The motion calling for a referendum on any Brexit deal came top in last night’s “indicative” votes in the Commons. But two soft Brexit motions also did well. We now need extra time to explore these properly. Sensible MPs and ministers must force the prime minister if she refuses.
280 MPs voted in favour of the Kyle-Wilson proposal that any deal is put to the people (motion E). Another 87 MPs didn’t back this proposal but voted for either a customs union (motion C) or “Common Market 2.0” (motion D), which envisages the single market and something like a customs union.
In total, 367 MPs voted for alternatives to the prime minister’s miserable Brexit deal – 60% of the 610 MPs who voted. That’s a big majority in favour of Parliament taking a different route.
The extra 87 MPs were roughly equally split between Tories and Labour. The breakdown is as follows:
- 21 Tories pro customs union (CU) and anti-People’s Vote (PV)
- 10 Tories pro CU but abstained on PV
- 13 Tories pro Common Market 2.0 (CM2.0) but not CU and anti-PV
- 1 Tory pro CM2.0 but not CU and who abstained on PV
- 16 Labour MPs pro CU and who abstained on PV
- 21 Labour MPs pro CU and anti-PV
- 4 SNP MPs pro CM2.0 and who abstained on PV
- 1 independent MP pro CM2.0 and who abstained on PV
What’s more, this doesn’t take into account 28 Cabinet ministers who abstained on everything yesterday. Perhaps a dozen of these could support a confirmatory referendum or one of the two soft Brexits.
Now, of course, none of yesterday’s motions actually got a majority. But that’s not surprising. MPs are in the early days of exploring the alternatives to Theresa May’s deal.
The two soft Brexit options haven’t been fully specified. The customs union proposal, which got 273 votes, is staggeringly vague. The Common Market 2.0 scheme, which got 261 votes, is only partially specified.
Until and unless more details are filled in, MPs also won’t know whether these proposals are deliverable. After all, the EU needs to agree anything the UK suggests – and it is already clear that it won’t accept everything in the Common Market 2.0 plan.

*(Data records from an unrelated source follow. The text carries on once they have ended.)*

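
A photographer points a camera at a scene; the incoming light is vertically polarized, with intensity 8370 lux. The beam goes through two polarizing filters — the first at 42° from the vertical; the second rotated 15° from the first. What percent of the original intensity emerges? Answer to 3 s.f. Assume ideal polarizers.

≈ 51.5%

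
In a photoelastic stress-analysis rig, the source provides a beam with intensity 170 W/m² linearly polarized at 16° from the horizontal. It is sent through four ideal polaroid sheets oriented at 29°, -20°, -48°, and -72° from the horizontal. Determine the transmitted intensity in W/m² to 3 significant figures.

I ≈ 45.2 W/m²

I₁ = 170 W/m² · cos²(13°) = 161.4 W/m².
I₂ = I₁ · cos²(49°) = 161.4 · 0.4304 = 69.47 W/m².
I₃ = I₂ · cos²(28°) = 69.47 · 0.7796 = 54.16 W/m².
I₄ = I₃ · cos²(24°) = 54.16 · 0.8346 = 45.2 W/m².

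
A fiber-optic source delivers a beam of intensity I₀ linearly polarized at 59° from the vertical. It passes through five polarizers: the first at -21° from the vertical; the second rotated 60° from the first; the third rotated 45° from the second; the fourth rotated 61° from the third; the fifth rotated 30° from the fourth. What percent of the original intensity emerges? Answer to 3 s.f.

≈ 0.0664%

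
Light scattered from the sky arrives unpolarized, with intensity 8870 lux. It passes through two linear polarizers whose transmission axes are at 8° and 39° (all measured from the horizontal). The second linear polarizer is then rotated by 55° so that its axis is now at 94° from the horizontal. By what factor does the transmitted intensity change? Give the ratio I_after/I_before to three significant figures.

Before rotation:
Unpolarized light through the first polarizer → I₁ = ½ I₀, now polarized at 8°.
I₂ = I₁ cos²(39° − 8°) = 0.5 I₀ · cos²(31°) = 0.3674 I₀.
After rotation:
Unpolarized light through the first polarizer → I₁ = ½ I₀, now polarized at 8°.
I₂ = I₁ cos²(94° − 8°) = 0.5 I₀ · cos²(86°) = 0.002433 I₀.
Ratio = 0.002433 / 0.3674 = 0.006623.

I_new/I_old ≈ 0.00662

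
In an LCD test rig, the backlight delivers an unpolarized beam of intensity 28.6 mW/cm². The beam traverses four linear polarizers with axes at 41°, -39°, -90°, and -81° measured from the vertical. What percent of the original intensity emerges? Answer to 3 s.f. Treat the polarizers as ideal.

Unpolarized light through the first polarizer → I₁ = 28.6 mW/cm²/2 = 14.3 mW/cm², polarized at 41°.
I₂ = I₁ · cos²(80°) = 14.3 · 0.03015 = 0.4312 mW/cm².
I₃ = I₂ · cos²(51°) = 0.4312 · 0.396 = 0.1708 mW/cm².
I₄ = I₃ · cos²(9°) = 0.1708 · 0.9755 = 0.1666 mW/cm².
That is 0.5825% of the incident intensity.

≈ 0.582%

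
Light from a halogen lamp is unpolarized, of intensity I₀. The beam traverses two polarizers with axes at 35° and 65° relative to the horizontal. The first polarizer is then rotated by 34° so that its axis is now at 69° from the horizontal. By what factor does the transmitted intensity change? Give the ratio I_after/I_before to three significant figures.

I_new/I_old ≈ 1.33

Before rotation:
Unpolarized light through the first polarizer → I₁ = ½ I₀, now polarized at 35°.
I₂ = I₁ cos²(65° − 35°) = 0.5 I₀ · cos²(30°) = 0.375 I₀.
After rotation:
Unpolarized light through the first polarizer → I₁ = ½ I₀, now polarized at 69°.
I₂ = I₁ cos²(65° − 69°) = 0.5 I₀ · cos²(4°) = 0.4976 I₀.
Ratio = 0.4976 / 0.375 = 1.327.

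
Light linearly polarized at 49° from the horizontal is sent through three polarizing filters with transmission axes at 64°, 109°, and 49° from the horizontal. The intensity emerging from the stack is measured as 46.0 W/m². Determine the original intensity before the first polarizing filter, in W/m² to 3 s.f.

By Malus's law, I₁ = I₀ cos²(64° − 49°) = I₀ cos²(15°) = 0.933 I₀.
I₂ = I₁ cos²(109° − 64°) = 0.933 I₀ · cos²(45°) = 0.4665 I₀.
I₃ = I₂ cos²(49° − 109°) = 0.4665 I₀ · cos²(60°) = 0.1166 I₀.
So 46.0 W/m² = 0.1166 I₀, giving I₀ = 46.0/0.1166 = 394.4 W/m².

I₀ ≈ 394 W/m²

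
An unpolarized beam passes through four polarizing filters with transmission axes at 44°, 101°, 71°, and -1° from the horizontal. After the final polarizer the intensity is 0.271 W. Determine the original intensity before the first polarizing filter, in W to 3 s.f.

Unpolarized light through the first polarizer → I₁ = ½ I₀, now polarized at 44°.
I₂ = I₁ cos²(101° − 44°) = 0.5 I₀ · cos²(57°) = 0.1483 I₀.
I₃ = I₂ cos²(71° − 101°) = 0.1483 I₀ · cos²(30°) = 0.1112 I₀.
I₄ = I₃ cos²(-1° − 71°) = 0.1112 I₀ · cos²(72°) = 0.01062 I₀.
So 0.271 W = 0.01062 I₀, giving I₀ = 0.271/0.01062 = 25.51 W.

I₀ ≈ 25.5 W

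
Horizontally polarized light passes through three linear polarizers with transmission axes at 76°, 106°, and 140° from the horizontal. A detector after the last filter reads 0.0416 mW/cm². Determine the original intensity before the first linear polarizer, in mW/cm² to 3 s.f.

I₁ = I₀ cos²(76° − 0°) = I₀ cos²(76°) = 0.05853 I₀.
I₂ = I₁ cos²(106° − 76°) = 0.05853 I₀ · cos²(30°) = 0.04389 I₀.
I₃ = I₂ cos²(140° − 106°) = 0.04389 I₀ · cos²(34°) = 0.03017 I₀.
So 0.0416 mW/cm² = 0.03017 I₀, giving I₀ = 0.0416/0.03017 = 1.379 mW/cm².

I₀ ≈ 1.38 mW/cm²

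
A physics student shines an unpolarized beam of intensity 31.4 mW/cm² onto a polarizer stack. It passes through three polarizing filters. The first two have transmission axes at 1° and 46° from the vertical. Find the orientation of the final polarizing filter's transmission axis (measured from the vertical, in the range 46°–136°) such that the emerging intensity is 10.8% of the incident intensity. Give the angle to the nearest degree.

Unpolarized light through the first polarizer → I₁ = ½ I₀, now polarized at 1°.
I₂ = I₁ cos²(46° − 1°) = 0.5 I₀ · cos²(45°) = 0.25 I₀.
Need I₃/I₀ = 0.108, so cos²(θ − 46°) = 0.108 / 0.25 = 0.432.
θ − 46° = arccos(√0.432) = 48.9°, giving θ ≈ 46 + 48.9 = 94.9°.

θ ≈ 95°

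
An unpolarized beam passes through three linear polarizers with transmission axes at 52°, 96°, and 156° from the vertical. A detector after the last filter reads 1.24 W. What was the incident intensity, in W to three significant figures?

I₀ ≈ 19.2 W

Unpolarized light through the first polarizer → I₁ = ½ I₀, now polarized at 52°.
I₂ = I₁ cos²(96° − 52°) = 0.5 I₀ · cos²(44°) = 0.2587 I₀.
I₃ = I₂ cos²(156° − 96°) = 0.2587 I₀ · cos²(60°) = 0.06468 I₀.
So 1.24 W = 0.06468 I₀, giving I₀ = 1.24/0.06468 = 19.17 W.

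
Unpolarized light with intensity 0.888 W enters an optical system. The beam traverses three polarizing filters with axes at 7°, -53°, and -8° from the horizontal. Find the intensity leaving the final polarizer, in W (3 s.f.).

I ≈ 0.0555 W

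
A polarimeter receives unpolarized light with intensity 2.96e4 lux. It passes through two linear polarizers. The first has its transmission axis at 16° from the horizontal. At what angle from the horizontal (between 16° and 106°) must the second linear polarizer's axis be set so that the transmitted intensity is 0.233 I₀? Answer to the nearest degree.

Unpolarized light through the first polarizer → I₁ = ½ I₀, now polarized at 16°.
Need I₂/I₀ = 0.233, so cos²(θ − 16°) = 0.233 / 0.5 = 0.466.
θ − 16° = arccos(√0.466) = 46.9°, giving θ ≈ 16 + 46.9 = 62.9°.

θ ≈ 63°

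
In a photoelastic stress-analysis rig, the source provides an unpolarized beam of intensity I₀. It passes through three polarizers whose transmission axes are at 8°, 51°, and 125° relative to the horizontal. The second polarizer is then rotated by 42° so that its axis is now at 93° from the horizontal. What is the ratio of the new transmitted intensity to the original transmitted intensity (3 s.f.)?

I_new/I_old ≈ 0.134

Before rotation:
Unpolarized light through the first polarizer → I₁ = ½ I₀, now polarized at 8°.
I₂ = I₁ cos²(51° − 8°) = 0.5 I₀ · cos²(43°) = 0.2674 I₀.
I₃ = I₂ cos²(125° − 51°) = 0.2674 I₀ · cos²(74°) = 0.02032 I₀.
After rotation:
Unpolarized light through the first polarizer → I₁ = ½ I₀, now polarized at 8°.
I₂ = I₁ cos²(93° − 8°) = 0.5 I₀ · cos²(85°) = 0.003798 I₀.
I₃ = I₂ cos²(125° − 93°) = 0.003798 I₀ · cos²(32°) = 0.002732 I₀.
Ratio = 0.002732 / 0.02032 = 0.1344.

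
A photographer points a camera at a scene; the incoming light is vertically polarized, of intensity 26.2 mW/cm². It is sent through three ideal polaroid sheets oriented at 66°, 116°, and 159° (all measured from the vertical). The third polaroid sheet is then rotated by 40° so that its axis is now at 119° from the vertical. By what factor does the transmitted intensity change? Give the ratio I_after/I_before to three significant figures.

I_new/I_old ≈ 1.86

Before rotation:
By Malus's law, I₁ = I₀ cos²(66° − 0°) = I₀ cos²(66°) = 0.1654 I₀.
I₂ = I₁ cos²(116° − 66°) = 0.1654 I₀ · cos²(50°) = 0.06835 I₀.
I₃ = I₂ cos²(159° − 116°) = 0.06835 I₀ · cos²(43°) = 0.03656 I₀.
After rotation:
I₁ = I₀ cos²(66° − 0°) = I₀ cos²(66°) = 0.1654 I₀.
I₂ = I₁ cos²(116° − 66°) = 0.1654 I₀ · cos²(50°) = 0.06835 I₀.
I₃ = I₂ cos²(119° − 116°) = 0.06835 I₀ · cos²(3°) = 0.06817 I₀.
Ratio = 0.06817 / 0.03656 = 1.864.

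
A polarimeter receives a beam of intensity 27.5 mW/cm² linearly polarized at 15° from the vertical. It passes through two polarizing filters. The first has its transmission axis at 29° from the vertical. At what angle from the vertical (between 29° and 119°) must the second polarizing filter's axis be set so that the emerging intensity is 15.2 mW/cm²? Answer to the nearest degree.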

MPs were looking yesterday at two soft Brexit options that were covered in make-up. It’s only when they come back, warts and all, that they will be able to make a considered judgment about which is the least bad form of Brexit – one of these two soft options or, perhaps, the prime minister’s deal.
Although it was good that the referendum motion came top last night, it was also premature. A People’s Vote needs to be attached to a specific and deliverable form of Brexit. And that will only be possible when MPs have finished the job of exploring all alternatives.

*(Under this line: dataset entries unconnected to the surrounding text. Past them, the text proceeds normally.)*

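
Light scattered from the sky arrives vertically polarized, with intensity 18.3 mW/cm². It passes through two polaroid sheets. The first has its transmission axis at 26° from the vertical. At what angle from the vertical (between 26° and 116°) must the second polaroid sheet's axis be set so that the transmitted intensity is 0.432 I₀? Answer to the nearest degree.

θ ≈ 69°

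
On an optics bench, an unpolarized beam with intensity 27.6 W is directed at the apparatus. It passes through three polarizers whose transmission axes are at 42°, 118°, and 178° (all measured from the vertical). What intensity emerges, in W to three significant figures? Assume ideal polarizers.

Unpolarized light through the first polarizer → I₁ = 27.6 W/2 = 13.8 W, polarized at 42°.
I₂ = I₁ · cos²(76°) = 13.8 · 0.05853 = 0.8077 W.
I₃ = I₂ · cos²(60°) = 0.8077 · 0.25 = 0.2019 W.

I ≈ 0.202 W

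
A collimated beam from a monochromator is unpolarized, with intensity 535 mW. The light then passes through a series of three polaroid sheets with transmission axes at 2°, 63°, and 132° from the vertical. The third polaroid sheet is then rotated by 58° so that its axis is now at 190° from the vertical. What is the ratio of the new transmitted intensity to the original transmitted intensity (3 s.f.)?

Before rotation:
Unpolarized light through the first polarizer → I₁ = ½ I₀, now polarized at 2°.
I₂ = I₁ cos²(63° − 2°) = 0.5 I₀ · cos²(61°) = 0.1175 I₀.
I₃ = I₂ cos²(132° − 63°) = 0.1175 I₀ · cos²(69°) = 0.01509 I₀.
After rotation:
Unpolarized light through the first polarizer → I₁ = ½ I₀, now polarized at 2°.
I₂ = I₁ cos²(63° − 2°) = 0.5 I₀ · cos²(61°) = 0.1175 I₀.
Angle between axes 2 and 3: 53°. I₃ = 0.1175 I₀ · cos²(53°) = 0.04256 I₀.
Ratio = 0.04256 / 0.01509 = 2.82.

I_new/I_old ≈ 2.82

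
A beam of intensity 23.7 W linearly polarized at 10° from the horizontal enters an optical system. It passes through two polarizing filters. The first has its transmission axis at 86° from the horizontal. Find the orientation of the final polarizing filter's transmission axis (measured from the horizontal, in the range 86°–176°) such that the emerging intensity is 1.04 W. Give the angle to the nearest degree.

θ ≈ 116°

By Malus's law, I₁ = I₀ cos²(86° − 10°) = I₀ cos²(76°) = 0.05853 I₀.
Target fraction: 1.04 / 23.7 W = 0.04388 of I₀.
Need I₂/I₀ = 0.04388, so cos²(θ − 86°) = 0.04388 / 0.05853 = 0.7498.
θ − 86° = arccos(√0.7498) = 30.0°, giving θ ≈ 86 + 30.0 = 116.0°.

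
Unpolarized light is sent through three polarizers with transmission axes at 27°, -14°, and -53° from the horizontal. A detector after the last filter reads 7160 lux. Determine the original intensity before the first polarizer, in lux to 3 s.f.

I₀ ≈ 4.16e4 lux

Unpolarized light through the first polarizer → I₁ = ½ I₀, now polarized at 27°.
I₂ = I₁ cos²(-14° − 27°) = 0.5 I₀ · cos²(41°) = 0.2848 I₀.
I₃ = I₂ cos²(-53° + 14°) = 0.2848 I₀ · cos²(39°) = 0.172 I₀.
So 7160 lux = 0.172 I₀, giving I₀ = 7160/0.172 = 4.163e+04 lux.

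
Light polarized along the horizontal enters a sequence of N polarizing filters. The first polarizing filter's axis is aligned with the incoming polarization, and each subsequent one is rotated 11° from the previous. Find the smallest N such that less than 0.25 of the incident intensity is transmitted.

First polarizer is aligned with the polarization: full transmission.
Each further stage multiplies by cos²(11°) = 0.9636.
After N polarizers: T = 0.9636^(N−1). Require T < 0.25 ⇒ N−1 > ln(0.25)/ln(0.9636) = 37.38, so N−1 ≥ 38 and N = 39.
Check: N=39 gives T = 0.2443 < 0.25; N=38 gives T = 0.2535.

N = 39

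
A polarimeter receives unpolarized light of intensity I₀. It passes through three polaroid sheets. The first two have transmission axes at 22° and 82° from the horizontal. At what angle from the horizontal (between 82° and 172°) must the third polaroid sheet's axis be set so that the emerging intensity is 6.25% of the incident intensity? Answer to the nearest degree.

θ ≈ 127°

Unpolarized light through the first polarizer → I₁ = ½ I₀, now polarized at 22°.
I₂ = I₁ cos²(82° − 22°) = 0.5 I₀ · cos²(60°) = 0.125 I₀.
Need I₃/I₀ = 0.0625, so cos²(θ − 82°) = 0.0625 / 0.125 = 0.5.
θ − 82° = arccos(√0.5) = 45.0°, giving θ ≈ 82 + 45.0 = 127.0°.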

The top priority now is to get extra time. MPs must then pick their poison and put it to the people.
Demand a vote on the Brexit deal
Click here to find out moreEdited by Luke Lythgoe
Bloody hell Hugo, that’s the most stretched and desperate statistics manipulated to get to your own agenda as I’ve seen through this whole debacle.
Each option was rejected by those who voted – simple
The Cabinet spent all day not coming up with a solution. No further extension to Article 50 will be approved without a valid reason. The EU has suggested either a second referendum or a general election might be acceptable. Theresa May needs to combine her Withdrawal Agreement with a Confirmatory Referendum and get Parliament to vote on that. First, it is different to the Withdrawal Agreement on its own; and second, it might just get a majority to avoid crashing out with a No Deal.
Taking the indicative votes separately was never going to produce a majority, with the mix of support as listed above. The public need to have the final say on this, with a choice between May’s Deal and No Brexit; not between May’s Deal and No Deal !
@ David Murray
“The EU has suggested . . . a second referendum . . . might be acceptable” as a reason to give a further extension.
I am surprised it has not been acceptable to the PM. She is committed to implementing the ‘will of the people’ as at June 2016, when they ‘instructed’ the government to leave the EU, and she has laboured (if that term is acceptable to a tory politician) ,mightily to that end since. But she has failed to get the Withdrawal Agreement through parliament. Maybe it is too late but if an offer of a confirmatory referendum freed the blockage to getting the WA through, then she and her government could vigorously champion it in a new referendum campaign. This is consistent with her commitment to follow the people’s ‘instruction’. Win or lose, no one could then say she had not done her utmost to implement the ‘will of the people’, 2016 version. In short, a second referendum is an alternative and quite legitimate means to meet her commitment to implement the result of the first. Why should she not be confident of succeeding?
The quote above will be taken by some to prove the charge that the EU makes folk vote again if they voted wrong the first time, to gain one more click of the ratchet to secure the EU superstate, trampling the ancient liberties of the English if not British people.